While at Penn Med, I've enjoyed working with students at local Sayre High School to develop and share presentations on healthy relationships and safer sex. I had two amazing global health experiences. In the summer between first and second year, I went to Guatemala with UPENN's Guatemala Health Initiative. There I interviewed health care providers and patients to understand their perspectives on the different types of health care -- from the government-sponsored clinics, to the volunteer-run hospital, to traditional midwives, herbalists, witchdoctors, and bone-setters. Then in the fall of fourth-year, I traveled to Botswana as part of UPENN's Botswana-UPENN Partnership. There I rotated on the female medical ward of the government-run tertiary hospital. I was also fortunate to spend some time with Dr. Doreen Ramogola-Masire who runs the country's only cervical cancer screening clinic for HIV positive women.
I applied for residency programs in both Family Medicine and Internal Medicine - Primary Care programs. I am very excited about a career in primary care. My areas of interest include women's health, adolescents, global health, HIV medicine, health policy, behavioral change, and chronic diseases.
Danielle Brown is a fourth-year student at the University of Pennsylvania School of Medicine. She graduated from Stanford University in 2003 with a BA in Psychology. Upon graduation, Danielle was employed as a Teaching Assistant at a special education school in Palo Alto for middle school children with developmental disorders. It was during this time that she realized her desire to become a physician. She subsequently decided to complete a post-baccalaureate program at the University of Pennsylvania. Danielle also worked full-time for 3 years as a Research Coordinator on a longitudinal study investigating the genetic and environmental contributions to childhood obesity.
As a medical student, Danielle has remained active. She has worked for Kaplan Inc. throughout medical school and is employed as both a MCAT teacher and as a Teacher Trainer. She has also been a member of the University of Pennsylvania medical school admissions committee for 3 years. She was elected as the President of the Agnew Surgical Society, the country’s oldest student run medical student society. Ultimately, Danielle plans to pursue a career in academic surgery and will be applying for a general surgery residency.
Katie Baratz Dalke graduated magna cum laude from Haverford College in 2007 with a major in Classical Literature, entering Penn medical school that fall.

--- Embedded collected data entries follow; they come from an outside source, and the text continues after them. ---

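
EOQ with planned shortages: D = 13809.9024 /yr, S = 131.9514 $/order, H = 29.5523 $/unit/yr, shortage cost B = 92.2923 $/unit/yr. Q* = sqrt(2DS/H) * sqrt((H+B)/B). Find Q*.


sqrt(2DS/H) = 351.1734
sqrt((H+B)/B) = 1.1490
Q* = 351.1734 * 1.1490 = 403.4986

403.4986 units


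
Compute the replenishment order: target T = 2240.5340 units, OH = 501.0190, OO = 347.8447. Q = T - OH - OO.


Inventory position = OH + OO = 501.0190 + 347.8447 = 848.8637
Q = 2240.5340 - 848.8637 = 1391.6703

1391.6703 units


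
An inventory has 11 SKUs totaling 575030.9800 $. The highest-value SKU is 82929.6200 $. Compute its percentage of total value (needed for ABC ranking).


Top item = 82929.6200
Total = 575030.9800
Percentage = 82929.6200 / 575030.9800 * 100 = 14.4218

14.4218%


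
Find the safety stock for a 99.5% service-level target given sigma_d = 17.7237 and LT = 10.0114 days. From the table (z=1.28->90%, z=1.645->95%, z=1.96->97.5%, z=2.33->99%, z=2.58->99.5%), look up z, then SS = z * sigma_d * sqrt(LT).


From the table, SL = 99.5% corresponds to z = 2.58
sqrt(LT) = sqrt(10.0114) = 3.1641
SS = 2.58 * 17.7237 * 3.1641 = 144.6843

144.6843 units


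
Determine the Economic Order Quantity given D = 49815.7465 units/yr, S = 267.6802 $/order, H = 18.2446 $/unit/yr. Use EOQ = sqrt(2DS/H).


2*D*S = 2 * 49815.7465 * 267.6802 = 26669377.9725
2*D*S/H = 1461768.3025
EOQ = sqrt(1461768.3025) = 1209.0361

1209.0361 units


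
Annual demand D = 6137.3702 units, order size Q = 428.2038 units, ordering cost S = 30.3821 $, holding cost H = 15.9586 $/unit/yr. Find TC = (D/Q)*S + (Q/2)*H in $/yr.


Ordering cost = D*S/Q = 435.4613
Holding cost = Q*H/2 = 3416.7666
TC = 435.4613 + 3416.7666 = 3852.2279

3852.2279 $/yr


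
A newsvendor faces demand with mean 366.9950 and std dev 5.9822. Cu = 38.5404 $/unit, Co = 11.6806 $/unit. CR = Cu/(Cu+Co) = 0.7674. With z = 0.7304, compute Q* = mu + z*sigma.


CR = Cu/(Cu+Co) = 38.5404/(38.5404+11.6806) = 0.7674
z = 0.7304
Q* = 366.9950 + 0.7304 * 5.9822 = 371.3644

371.3644 units


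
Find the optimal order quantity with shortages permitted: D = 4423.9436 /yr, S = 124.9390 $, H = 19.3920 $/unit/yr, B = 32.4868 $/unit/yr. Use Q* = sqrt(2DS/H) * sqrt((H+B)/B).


sqrt(2DS/H) = 238.7578
sqrt((H+B)/B) = 1.2637
Q* = 238.7578 * 1.2637 = 301.7165

301.7165 units


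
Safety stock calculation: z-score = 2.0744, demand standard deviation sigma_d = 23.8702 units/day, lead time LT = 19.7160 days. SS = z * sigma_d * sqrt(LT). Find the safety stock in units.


sqrt(LT) = sqrt(19.7160) = 4.4403
SS = 2.0744 * 23.8702 * 4.4403 = 219.8659

219.8659 units


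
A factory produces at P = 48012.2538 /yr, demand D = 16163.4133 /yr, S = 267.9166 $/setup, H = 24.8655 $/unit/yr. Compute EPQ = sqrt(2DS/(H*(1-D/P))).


1 - D/P = 1 - 0.3367 = 0.6633
H*(1-D/P) = 16.4945
2DS = 8660893.4715
EPQ = sqrt(525078.1756) = 724.6228

724.6228 units


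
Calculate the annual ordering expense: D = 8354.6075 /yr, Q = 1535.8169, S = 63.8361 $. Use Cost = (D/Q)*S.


Number of orders = D/Q = 5.4398
Cost = 5.4398 * 63.8361 = 347.2586

347.2586 $/yr


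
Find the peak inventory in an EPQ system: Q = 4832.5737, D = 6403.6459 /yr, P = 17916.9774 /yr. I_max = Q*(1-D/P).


D/P = 0.3574
1 - D/P = 0.6426
I_max = 4832.5737 * 0.6426 = 3105.3800

3105.3800 units


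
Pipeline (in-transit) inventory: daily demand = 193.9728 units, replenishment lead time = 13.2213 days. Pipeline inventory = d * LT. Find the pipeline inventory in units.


Pipeline = 193.9728 * 13.2213 = 2564.5726

2564.5726 units


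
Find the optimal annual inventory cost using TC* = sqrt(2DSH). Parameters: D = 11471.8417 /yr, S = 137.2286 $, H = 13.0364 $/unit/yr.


2*D*S*H = 41045490.6494
TC* = sqrt(41045490.6494) = 6406.6755

6406.6755 $/yr


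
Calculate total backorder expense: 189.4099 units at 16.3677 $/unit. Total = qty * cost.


Total = 189.4099 * 16.3677 = 3100.2044

3100.2044 $


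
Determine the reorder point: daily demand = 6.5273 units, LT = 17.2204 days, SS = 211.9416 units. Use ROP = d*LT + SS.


d*LT = 6.5273 * 17.2204 = 112.4027
ROP = 112.4027 + 211.9416 = 324.3443

324.3443 units


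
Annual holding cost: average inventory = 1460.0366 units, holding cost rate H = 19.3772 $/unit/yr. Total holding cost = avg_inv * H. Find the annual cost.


Cost = 1460.0366 * 19.3772 = 28291.4212

28291.4212 $/yr


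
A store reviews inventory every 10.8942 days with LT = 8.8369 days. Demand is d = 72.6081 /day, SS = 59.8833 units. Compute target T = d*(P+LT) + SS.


P + LT = 19.7311
d*(P+LT) = 72.6081 * 19.7311 = 1432.6377
T = 1432.6377 + 59.8833 = 1492.5210

1492.5210 units


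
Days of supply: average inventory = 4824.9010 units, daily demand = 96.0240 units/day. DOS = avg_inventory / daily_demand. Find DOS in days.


DOS = 4824.9010 / 96.0240 = 50.2468

50.2468 days


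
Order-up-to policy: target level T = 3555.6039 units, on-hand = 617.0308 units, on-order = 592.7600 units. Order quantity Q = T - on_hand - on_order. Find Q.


Inventory position = OH + OO = 617.0308 + 592.7600 = 1209.7908
Q = 3555.6039 - 1209.7908 = 2345.8131

2345.8131 units


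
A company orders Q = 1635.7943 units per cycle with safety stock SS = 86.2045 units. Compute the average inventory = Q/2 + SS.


Q/2 = 817.8972
Avg = 817.8972 + 86.2045 = 904.1017

904.1017 units


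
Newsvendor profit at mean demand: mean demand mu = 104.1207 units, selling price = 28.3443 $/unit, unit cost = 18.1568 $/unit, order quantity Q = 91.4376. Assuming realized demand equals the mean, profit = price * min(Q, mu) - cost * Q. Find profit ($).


Sales at mu = min(91.4376, 104.1207) = 91.4376
Revenue = 28.3443 * 91.4376 = 2591.7348
Total cost = 18.1568 * 91.4376 = 1660.2142
Profit = 2591.7348 - 1660.2142 = 931.5206

931.5206 $


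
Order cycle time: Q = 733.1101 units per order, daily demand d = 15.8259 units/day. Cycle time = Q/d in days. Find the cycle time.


Cycle = 733.1101 / 15.8259 = 46.3234

46.3234 days


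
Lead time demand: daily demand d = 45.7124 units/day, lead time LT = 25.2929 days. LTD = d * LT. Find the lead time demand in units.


LTD = 45.7124 * 25.2929 = 1156.1992

1156.1992 units


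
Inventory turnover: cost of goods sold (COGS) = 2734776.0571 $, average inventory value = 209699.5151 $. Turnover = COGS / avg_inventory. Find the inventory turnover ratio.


Turnover = 2734776.0571 / 209699.5151 = 13.0414

13.0414


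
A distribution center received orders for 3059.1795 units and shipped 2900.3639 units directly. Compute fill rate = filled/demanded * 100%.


FR = 2900.3639 / 3059.1795 * 100 = 94.8086

94.8086%


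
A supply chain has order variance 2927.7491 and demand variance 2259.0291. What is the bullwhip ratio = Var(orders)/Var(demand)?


BW = 2927.7491 / 2259.0291 = 1.2960

1.2960


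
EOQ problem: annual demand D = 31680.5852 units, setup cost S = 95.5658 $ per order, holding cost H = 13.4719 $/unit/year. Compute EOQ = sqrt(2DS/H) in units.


2*D*S = 2 * 31680.5852 * 95.5658 = 6055160.9382
2*D*S/H = 449465.9950
EOQ = sqrt(449465.9950) = 670.4223

670.4223 units


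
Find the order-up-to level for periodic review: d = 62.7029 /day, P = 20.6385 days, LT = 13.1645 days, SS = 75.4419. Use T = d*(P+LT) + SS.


P + LT = 33.8030
d*(P+LT) = 62.7029 * 33.8030 = 2119.5461
T = 2119.5461 + 75.4419 = 2194.9880

2194.9880 units


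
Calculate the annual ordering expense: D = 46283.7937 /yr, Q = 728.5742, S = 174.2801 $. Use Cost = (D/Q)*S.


Number of orders = D/Q = 63.5265
Cost = 63.5265 * 174.2801 = 11071.4107

11071.4107 $/yr


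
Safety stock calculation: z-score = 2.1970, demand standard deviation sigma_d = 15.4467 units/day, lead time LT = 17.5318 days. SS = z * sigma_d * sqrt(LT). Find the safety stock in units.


sqrt(LT) = sqrt(17.5318) = 4.1871
SS = 2.1970 * 15.4467 * 4.1871 = 142.0951

142.0951 units


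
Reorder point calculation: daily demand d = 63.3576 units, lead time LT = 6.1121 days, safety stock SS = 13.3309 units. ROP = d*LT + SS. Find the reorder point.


d*LT = 63.3576 * 6.1121 = 387.2480
ROP = 387.2480 + 13.3309 = 400.5789

400.5789 units


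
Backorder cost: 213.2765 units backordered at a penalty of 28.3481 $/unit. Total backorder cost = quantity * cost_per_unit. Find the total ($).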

During medical school, Katie has pursued an interest in advocacy for patients and families affected by Disorders of Sex Development, speaking at medical schools, Grand Rounds, and in various media outlets. Katie has explored advocacy academically as well, co-coordinating the 13th annual Thomas Langfitt, Jr. memorial symposium on physician-patient partnerships in advocacy for stigmatized diseases. She is also earning a Masters in Bioethics and is a member of the Penn Center for Bioethics' Consortium on Bioethics, Gender, and Sexuality. Katie loves to perform, singing lead vocals in the all-Penn Med funk and soul band the Freaks of Nurture. She has also been involved onstage each year in Penn Med's annual parody musical, Spoof, and is this year's co-director. In her free time, she loves to knit and play ultimate frisbee. She is the recipient of the John J Mikuta and Samuel E Bellett scholarships. Katie is matching in Psychiatry.